NEWS: Company Launches RFID “Starter Kit” for Labeling

Avery Dennison’s RFID Starter Kit contains this high-speed RFID label printer, which can identify labels with defective chips.

A new RFID label printing system from Avery Dennison Printer Systems Americas (Philadelphia) could make the implementation of the tracking technology easier, according to the company. Avery Dennison’s new RFID Starter Kit is “a turnkey RFID label printing package,” says Dan Williams, marketing manager for the company. “It’s a comprehensive equipment and service kit that will allow companies to establish a cost-efficient in-house capability to help them meet retailers’ 2005 RFID labeling mandates.”
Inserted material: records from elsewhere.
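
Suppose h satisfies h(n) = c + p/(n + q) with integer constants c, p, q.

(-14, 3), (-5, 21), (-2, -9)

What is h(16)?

0

(h(n) − c)(n + q) = p for each data point; the three points give a linear system in c and q, then p follows.
Solving: c = 1, q = 4, p = -20, so h(n) = 1 − 20/(n + 4).
Then h(16) = 1 − 20/20 = 0.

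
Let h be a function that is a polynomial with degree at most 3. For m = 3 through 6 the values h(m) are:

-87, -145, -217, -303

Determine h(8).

First differences: -58, -72, -86. Second differences: -14, -14.
Level-2 differences are constant, so h has degree 2.
Fitting a degree-2 polynomial gives h(m) = -7m² - 9m + 3.
Then h(8) = -517.

-517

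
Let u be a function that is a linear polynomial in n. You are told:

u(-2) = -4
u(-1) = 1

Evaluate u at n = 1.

11

Write u(n) = an + b; the 2 given values yield a linear system in the 2 coefficients.
Solving, u(n) = 5n + 6.
Then u(1) = 11.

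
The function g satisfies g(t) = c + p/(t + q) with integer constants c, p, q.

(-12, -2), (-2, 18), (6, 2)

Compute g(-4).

(g(t) − c)(t + q) = p for each data point; the three points give a linear system in c and q, then p follows.
Solving: c = 0, q = 3, p = 18, so g(t) = 18/(t + 3).
Then g(-4) = 0 + 18/(-1) = -18.

-18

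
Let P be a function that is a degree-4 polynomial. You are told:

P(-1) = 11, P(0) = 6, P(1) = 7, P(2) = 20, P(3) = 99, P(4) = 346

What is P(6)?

1992

First differences: -5, 1, 13, 79, 247. Second differences: 6, 12, 66, 168. Third differences: 6, 54, 102. Fourth differences: 48, 48.
Level-4 differences are constant, so P has degree 4.
Fitting a degree-4 polynomial gives P(n) = 2n^4 - 3n³ + n² + n + 6.
Then P(6) = 1992.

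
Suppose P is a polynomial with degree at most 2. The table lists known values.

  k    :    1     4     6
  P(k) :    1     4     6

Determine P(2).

Write P(k) = ak² + bk + c; the 3 given values yield a linear system in the 3 coefficients.
Solving, the leading coefficient vanishes, and P(k) = k.
Then P(2) = 2.

2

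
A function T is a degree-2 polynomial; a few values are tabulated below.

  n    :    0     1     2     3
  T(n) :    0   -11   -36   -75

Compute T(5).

First differences: -11, -25, -39. Second differences: -14, -14.
Level-2 differences are constant, so T has degree 2.
Fitting a degree-2 polynomial gives T(n) = -7n² - 4n.
Then T(5) = -195.

-195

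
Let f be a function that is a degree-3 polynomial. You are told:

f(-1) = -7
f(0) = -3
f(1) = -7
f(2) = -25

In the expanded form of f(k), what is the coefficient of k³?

Write f(k) = ak³ + bk² + ck + d; the 4 given values yield a linear system in the 4 coefficients.
Solving, f(k) = -k³ - 4k² + k - 3.
The coefficient of k³ is -1.

-1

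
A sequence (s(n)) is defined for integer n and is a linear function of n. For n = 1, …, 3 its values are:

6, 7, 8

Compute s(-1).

4

Write s(n) = an + b; the 3 given values yield a linear system in the 2 coefficients.
Solving, s(n) = n + 5.
Then s(-1) = 4.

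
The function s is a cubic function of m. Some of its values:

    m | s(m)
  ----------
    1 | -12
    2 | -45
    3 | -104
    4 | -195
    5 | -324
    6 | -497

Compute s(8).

-999

First differences: -33, -59, -91, -129, -173. Second differences: -26, -32, -38, -44. Third differences: -6, -6, -6.
Level-3 differences are constant, so s has degree 3.
Fitting a degree-3 polynomial gives s(m) = -m³ - 7m² - 5m + 1.
Then s(8) = -999.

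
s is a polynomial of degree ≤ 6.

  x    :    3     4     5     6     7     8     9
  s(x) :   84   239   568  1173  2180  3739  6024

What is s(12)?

First differences: 155, 329, 605, 1007, 1559, 2285. Second differences: 174, 276, 402, 552, 726. Third differences: 102, 126, 150, 174. Fourth differences: 24, 24, 24.
Level-4 differences are constant, so s has degree 4.
Fitting a degree-4 polynomial gives s(x) = x^4 - x³ + 2x² + 3x + 3.
Then s(12) = 19335.

19335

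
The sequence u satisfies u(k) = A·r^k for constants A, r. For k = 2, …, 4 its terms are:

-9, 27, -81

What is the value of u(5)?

Consecutive ratio: 27/(-9) = -3, and -81/27 = -3, so r = -3.
Then A·(-3)^2 = -9 gives A = -1, and u(k) = -1·(-3)^k.
u(5) = -1·(-3)^5 = 243.

243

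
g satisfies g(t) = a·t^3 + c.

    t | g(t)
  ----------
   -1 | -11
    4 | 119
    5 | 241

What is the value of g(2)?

From g(-1) = -11 and g(4) = 119: -1a + c = -11 and 64a + c = 119.
Subtracting: 65a = 130, so a = 2; then c = -11 − 2·(-1) = -9.
So g(t) = 2t³ − 9, and g(2) = 7.

7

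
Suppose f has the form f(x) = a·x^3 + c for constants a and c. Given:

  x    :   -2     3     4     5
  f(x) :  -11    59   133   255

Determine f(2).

21

From f(-2) = -11 and f(3) = 59: -8a + c = -11 and 27a + c = 59.
Subtracting: 35a = 70, so a = 2; then c = -11 − 2·(-8) = 5.
So f(x) = 2x³ + 5, and f(2) = 21.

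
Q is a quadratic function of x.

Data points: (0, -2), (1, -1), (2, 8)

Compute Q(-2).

Write Q(x) = ax² + bx + c; the 3 given values yield a linear system in the 3 coefficients.
Solving, Q(x) = 4x² - 3x - 2.
Then Q(-2) = 20.

20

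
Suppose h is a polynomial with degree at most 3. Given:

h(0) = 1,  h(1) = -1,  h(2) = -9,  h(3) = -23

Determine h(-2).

-13

First differences: -2, -8, -14. Second differences: -6, -6.
Level-2 differences are constant, so h has degree 2.
Fitting a degree-2 polynomial gives h(x) = -3x² + x + 1.
Then h(-2) = -13.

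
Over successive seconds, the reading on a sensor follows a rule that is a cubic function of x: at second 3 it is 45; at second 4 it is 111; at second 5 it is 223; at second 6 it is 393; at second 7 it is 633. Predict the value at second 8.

955

Write the value at x as P(x).
First differences: 66, 112, 170, 240. Second differences: 46, 58, 70. Third differences: 12, 12.
Level-3 differences are constant, so P has degree 3.
Fitting a degree-3 polynomial gives P(x) = 2x³ - x² - x + 3.
Then P(8) = 955.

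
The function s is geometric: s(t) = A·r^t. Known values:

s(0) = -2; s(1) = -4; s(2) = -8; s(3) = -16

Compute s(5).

-64

Consecutive ratio: -4/(-2) = 2, and -8/(-4) = 2, so r = 2.
Then A·2^0 = -2 gives A = -2, and s(t) = -2·2^t.
s(5) = -2·2^5 = -64.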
The kit contains a high-speed RFID label printer with a system print-head feature that allows it to jump over the “bumps” that are made by embedded RFID chips during print operations, says Williams. “This means there is less costly label waste being generated by chips that are damaged during the printing process.” The kit also reportedly provides precise control for printing bar codes, text, and graphics, as well as a “detect and deflect” process that identifies labels with faulty chips, marks them with an X, and then reprints the information on the next label. In addition, the kit gives customers 500 Class I RFID carton and/or pallet labels and an optional interrogator/reader with two antennas. It also includes the company’s Label Management System (LMS) software, which uses Windows to control printer functions and a sample bar code 4 x 6 data stream. “With this starter kit, companies are able to print labels at speeds of up to 16 inches per second,”says Williams, adding that the company supplies the actual labels for each kit.
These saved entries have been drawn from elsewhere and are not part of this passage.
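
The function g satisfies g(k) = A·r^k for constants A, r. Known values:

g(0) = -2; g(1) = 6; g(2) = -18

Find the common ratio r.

-3

Consecutive ratio: 6/(-2) = -3, and -18/6 = -3, so r = -3.
Then A·(-3)^0 = -2 gives A = -2, and g(k) = -2·(-3)^k.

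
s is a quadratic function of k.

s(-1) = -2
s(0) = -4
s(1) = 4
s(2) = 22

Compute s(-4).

64

First differences: -2, 8, 18. Second differences: 10, 10.
Level-2 differences are constant, so s has degree 2.
Fitting a degree-2 polynomial gives s(k) = 5k² + 3k - 4.
Then s(-4) = 64.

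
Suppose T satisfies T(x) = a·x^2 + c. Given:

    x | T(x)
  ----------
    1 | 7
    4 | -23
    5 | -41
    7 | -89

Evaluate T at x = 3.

From T(1) = 7 and T(4) = -23: 1a + c = 7 and 16a + c = -23.
Subtracting: 15a = -30, so a = -2; then c = 7 − (-2)·1 = 9.
So T(x) = -2x² + 9, and T(3) = -9.

-9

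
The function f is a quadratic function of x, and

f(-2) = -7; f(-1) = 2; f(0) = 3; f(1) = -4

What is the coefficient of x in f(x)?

-3

Write f(x) = ax² + bx + c; the 4 given values yield a linear system in the 3 coefficients.
Solving, f(x) = -4x² - 3x + 3.
The coefficient of x is -3.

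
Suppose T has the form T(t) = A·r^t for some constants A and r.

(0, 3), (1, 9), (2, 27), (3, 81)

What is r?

Consecutive ratio: 9/3 = 3, and 27/9 = 3, so r = 3.
Then A·3^0 = 3 gives A = 3, and T(t) = 3·3^t.

3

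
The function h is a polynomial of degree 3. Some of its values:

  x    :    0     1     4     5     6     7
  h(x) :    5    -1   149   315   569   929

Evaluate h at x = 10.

Write h(x) = ax³ + bx² + cx + d; the 6 given values yield a linear system in the 4 coefficients.
Solving, h(x) = 3x³ - x² - 8x + 5.
Then h(10) = 2825.

2825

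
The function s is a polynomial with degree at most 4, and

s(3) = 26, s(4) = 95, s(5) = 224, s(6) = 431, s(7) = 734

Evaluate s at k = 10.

First differences: 69, 129, 207, 303. Second differences: 60, 78, 96. Third differences: 18, 18.
Level-3 differences are constant, so s has degree 3.
Fitting a degree-3 polynomial gives s(k) = 3k³ - 6k² - 1.
Then s(10) = 2399.

2399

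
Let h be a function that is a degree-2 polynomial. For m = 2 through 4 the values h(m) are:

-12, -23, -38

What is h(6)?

Write h(m) = am² + bm + c; the 3 given values yield a linear system in the 3 coefficients.
Solving, h(m) = -2m² - m - 2.
Then h(6) = -80.

-80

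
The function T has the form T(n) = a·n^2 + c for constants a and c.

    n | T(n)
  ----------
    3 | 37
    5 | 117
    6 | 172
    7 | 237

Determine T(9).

From T(3) = 37 and T(5) = 117: 9a + c = 37 and 25a + c = 117.
Subtracting: 16a = 80, so a = 5; then c = 37 − 5·9 = -8.
So T(n) = 5n² − 8, and T(9) = 397.

397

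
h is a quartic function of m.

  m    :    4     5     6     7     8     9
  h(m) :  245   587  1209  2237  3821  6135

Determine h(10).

9377

First differences: 342, 622, 1028, 1584, 2314. Second differences: 280, 406, 556, 730. Third differences: 126, 150, 174. Fourth differences: 24, 24.
Level-4 differences are constant, so h has degree 4.
Fitting a degree-4 polynomial gives h(m) = m^4 - m³ + 4m² - 2m - 3.
Then h(10) = 9377.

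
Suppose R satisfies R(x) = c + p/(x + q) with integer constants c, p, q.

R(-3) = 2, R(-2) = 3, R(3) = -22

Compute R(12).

(R(x) − c)(x + q) = p for each data point; the three points give a linear system in c and q, then p follows.
Solving: c = -2, q = -2, p = -20, so R(x) = -2 − 20/(x − 2).
Then R(12) = -2 − 20/10 = -4.

-4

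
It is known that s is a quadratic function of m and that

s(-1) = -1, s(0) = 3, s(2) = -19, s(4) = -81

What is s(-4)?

-73

Write s(m) = am² + bm + c; the 4 given values yield a linear system in the 3 coefficients.
Solving, s(m) = -5m² - m + 3.
Then s(-4) = -73.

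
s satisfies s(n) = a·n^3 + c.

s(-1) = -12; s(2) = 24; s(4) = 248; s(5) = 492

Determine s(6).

From s(-1) = -12 and s(2) = 24: -1a + c = -12 and 8a + c = 24.
Subtracting: 9a = 36, so a = 4; then c = -12 − 4·(-1) = -8.
So s(n) = 4n³ − 8, and s(6) = 856.

856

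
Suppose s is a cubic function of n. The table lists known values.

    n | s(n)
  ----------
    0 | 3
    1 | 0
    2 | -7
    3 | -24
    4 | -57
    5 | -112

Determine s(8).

-469

Write s(n) = an³ + bn² + cn + d; the 6 given values yield a linear system in the 4 coefficients.
Solving, s(n) = -n³ + n² - 3n + 3.
Then s(8) = -469.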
“We also have a bonus upgrade option to the printer and software for the time when EPC UHF Generation 2 is adopted as the worldwide standard RFID protocol,” he says.
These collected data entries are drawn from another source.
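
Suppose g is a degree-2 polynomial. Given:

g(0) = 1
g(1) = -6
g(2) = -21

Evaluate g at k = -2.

Write g(k) = ak² + bk + c; the 3 given values yield a linear system in the 3 coefficients.
Solving, g(k) = -4k² - 3k + 1.
Then g(-2) = -9.

-9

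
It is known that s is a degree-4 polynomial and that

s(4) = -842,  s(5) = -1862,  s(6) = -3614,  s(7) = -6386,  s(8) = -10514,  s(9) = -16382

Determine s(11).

-35114

First differences: -1020, -1752, -2772, -4128, -5868. Second differences: -732, -1020, -1356, -1740. Third differences: -288, -336, -384. Fourth differences: -48, -48.
Level-4 differences are constant, so s has degree 4.
Fitting a degree-4 polynomial gives s(x) = -2x^4 - 4x³ - 4x² - 2x - 2.
Then s(11) = -35114.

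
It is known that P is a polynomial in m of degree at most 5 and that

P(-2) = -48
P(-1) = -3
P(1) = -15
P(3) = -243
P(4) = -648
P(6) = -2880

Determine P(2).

-72

Write P(m) = am^5 + bm^4 + cm³ + dm² + em + p; the 6 given values yield a linear system in the 6 coefficients.
Solving, the leading coefficient vanishes, and P(m) = -2m^4 - 7m² - 6m.
Then P(2) = -72.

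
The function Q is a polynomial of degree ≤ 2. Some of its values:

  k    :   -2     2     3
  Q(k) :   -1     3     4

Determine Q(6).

Write Q(k) = ak² + bk + c; the 3 given values yield a linear system in the 3 coefficients.
Solving, the leading coefficient vanishes, and Q(k) = k + 1.
Then Q(6) = 7.

7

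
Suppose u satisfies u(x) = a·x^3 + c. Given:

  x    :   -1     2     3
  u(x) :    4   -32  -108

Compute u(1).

-4

From u(-1) = 4 and u(2) = -32: -1a + c = 4 and 8a + c = -32.
Subtracting: 9a = -36, so a = -4; then c = 4 − (-4)·(-1) = 0.
So u(x) = -4x³ + 0, and u(1) = -4.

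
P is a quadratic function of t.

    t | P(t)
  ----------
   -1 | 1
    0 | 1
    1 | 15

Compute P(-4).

85

Write P(t) = at² + bt + c; the 3 given values yield a linear system in the 3 coefficients.
Solving, P(t) = 7t² + 7t + 1.
Then P(-4) = 85.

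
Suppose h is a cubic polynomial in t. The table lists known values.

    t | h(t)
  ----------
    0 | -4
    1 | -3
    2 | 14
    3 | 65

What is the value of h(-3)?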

The kit also includes onsite setup assistance, training services, and 12 months of technical support by Avery Dennison. Companies can purchase a kit supplied without a reader, as well as another version that contains a reader and two antennas. In addition, says Williams, the in-house solution can be a company’s sole RFID production source or be used along with Avery’s RFID Ticket Express service bureau. The bureau is set up to deliver preprogrammed, fully-printed RFID labels to locations across the world. “We definitely have some serious interest from pharmaceutical companies on this,” says Williams. “Their only concern has been how they might be able to integrate their existing system with this, which is something we’re working on."